Varios días pasaron y todo empeoraba aún más, me despidieron, mi vecina se enteró y me pidió desalojar el departamento lo más rápido posible, mi hijo no quería verme, un rumor malicioso empezó a correr entre mis amistades y me vi aislada, ya no tenía casi nadie con quien contar; la única que me escuchaba y me dejaba estar con ella en las tardes era mi hermana.

P.D. He tocado fondo, hoy aceptaré lo que el espejo me propuso, querida hermana te dejo este texto para que sepas que sucede, espero todo cambie para mejor y te amo.

Selma


 

Amelia terminó de leer esas hojas manuscritas que estaban dentro de una carpeta en su librero, no sabía como llegaron ahí y como no las había notado antes, tenía tres días sin ver a su hermana ni saber de ella; esa tarde recibió a un veterinario que era al que Selma le llevaba al Señor Smith con regularidad, le dejó una transportadora con el gato dentro –la señora Selma me dijo que le dejara al Señor Smith a usted, lo dejó ayer por la tarde y dijo que tendría que salir de la ciudad– dijo él –¿cómo se veía ella?– preguntó Amelia –muy diferente– respondió él –se veía mas sonriente de lo normal y cambió su color de cabello– terminó, Amelia agradeció que le llevara el gato a su casa y él indicó que todos los gastos estaban cubiertos, el Señor Smith estaba bien.

Amelia buscó a Selma varios días, el departamento se puso en renta, cuando preguntó a la casera por un espejo que pertenecía a su hermana, la casera le dijo que no había pertenencias en el lugar, ella se llevó todo y que no sabía a donde se había ido, pues simplemente al llegar el día del desalojo, ella ya se había ido.
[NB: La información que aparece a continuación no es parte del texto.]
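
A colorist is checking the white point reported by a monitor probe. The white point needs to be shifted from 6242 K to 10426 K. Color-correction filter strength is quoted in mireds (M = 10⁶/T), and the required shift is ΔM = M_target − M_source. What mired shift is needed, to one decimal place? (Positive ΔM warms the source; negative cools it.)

M_source = 10⁶/6242 = 160.205; M_target = 10⁶/10426 = 95.914.
ΔM = 95.914 − 160.205 = -64.291 → -64.3 mireds, a cooling shift.

-64.3 mireds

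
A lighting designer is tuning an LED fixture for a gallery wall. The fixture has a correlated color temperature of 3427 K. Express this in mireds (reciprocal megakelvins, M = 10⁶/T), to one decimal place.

291.8 mireds

M = 10⁶ / 3427 = 291.800 → 291.8 mireds.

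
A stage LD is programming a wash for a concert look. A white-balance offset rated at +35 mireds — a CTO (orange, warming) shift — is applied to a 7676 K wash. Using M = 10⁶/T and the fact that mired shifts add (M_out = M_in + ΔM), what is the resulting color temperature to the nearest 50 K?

6050 K

M_in = 10⁶/7676 = 130.28 mireds.
M_out = 130.28 + (+35) = 165.28 mireds.
T_out = 10⁶/165.28 = 6050.5 K → 6050 K.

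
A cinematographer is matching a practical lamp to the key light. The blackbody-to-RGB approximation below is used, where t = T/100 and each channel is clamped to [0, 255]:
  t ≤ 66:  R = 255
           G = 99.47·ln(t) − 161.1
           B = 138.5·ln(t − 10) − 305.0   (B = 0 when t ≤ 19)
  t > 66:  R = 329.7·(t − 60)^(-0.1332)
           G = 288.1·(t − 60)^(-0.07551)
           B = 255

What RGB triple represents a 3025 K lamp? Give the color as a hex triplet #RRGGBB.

#FFB270

t = 3025/100 = 30.25; the t ≤ 66 branch applies.
R = 255 by definition for t ≤ 66.
G = 99.47·ln 30.25 − 161.1 = 99.47·3.4095 − 161.1 = 178.043.
B = 138.5·ln(30.25 − 10) − 305.0 = 138.5·ln 20.25 − 305.0 = 138.5·3.0082 − 305.0 = 111.629.
Rounded: (255, 178, 112).
In hex: #FFB270.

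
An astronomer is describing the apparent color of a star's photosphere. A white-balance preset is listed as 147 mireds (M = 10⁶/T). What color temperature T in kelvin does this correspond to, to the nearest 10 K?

T = 10⁶ / 147 = 6802.72 K → 6800 K.

6800 K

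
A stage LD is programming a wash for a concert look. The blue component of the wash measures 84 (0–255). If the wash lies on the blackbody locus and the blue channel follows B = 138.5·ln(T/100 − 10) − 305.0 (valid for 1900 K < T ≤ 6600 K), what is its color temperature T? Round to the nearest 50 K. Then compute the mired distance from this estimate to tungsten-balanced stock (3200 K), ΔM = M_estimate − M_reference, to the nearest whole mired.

ln(t − 10) = (84 + 305.0) / 138.5 = 2.8087.
t − 10 = e^2.8087 = 16.588, so t = 26.588.
T = 100·t = 2659 K → 2650 K to the nearest 50 K.
M_estimate = 10⁶/2650 = 377.36; M_reference = 10⁶/3200 = 312.50.
ΔM = 377.36 − 312.50 = 64.86 → +65 mireds.

+65 mireds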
Amelia denunció su desaparición varias veces, siempre le respondían que ella estaba bien y que su familia tenía deseos de controlarla, que no hicieran caso de las denuncias pues ella estaba viviendo su vida y les pedía no revelar sus datos, pues no deseaba volver a verlos y le pidieron dejara de hacer eso, pues otros casos tenían prioridad, eran verdaderas emergencias.

Amelia nunca más vio a Selma, ni supo del destino del espejo.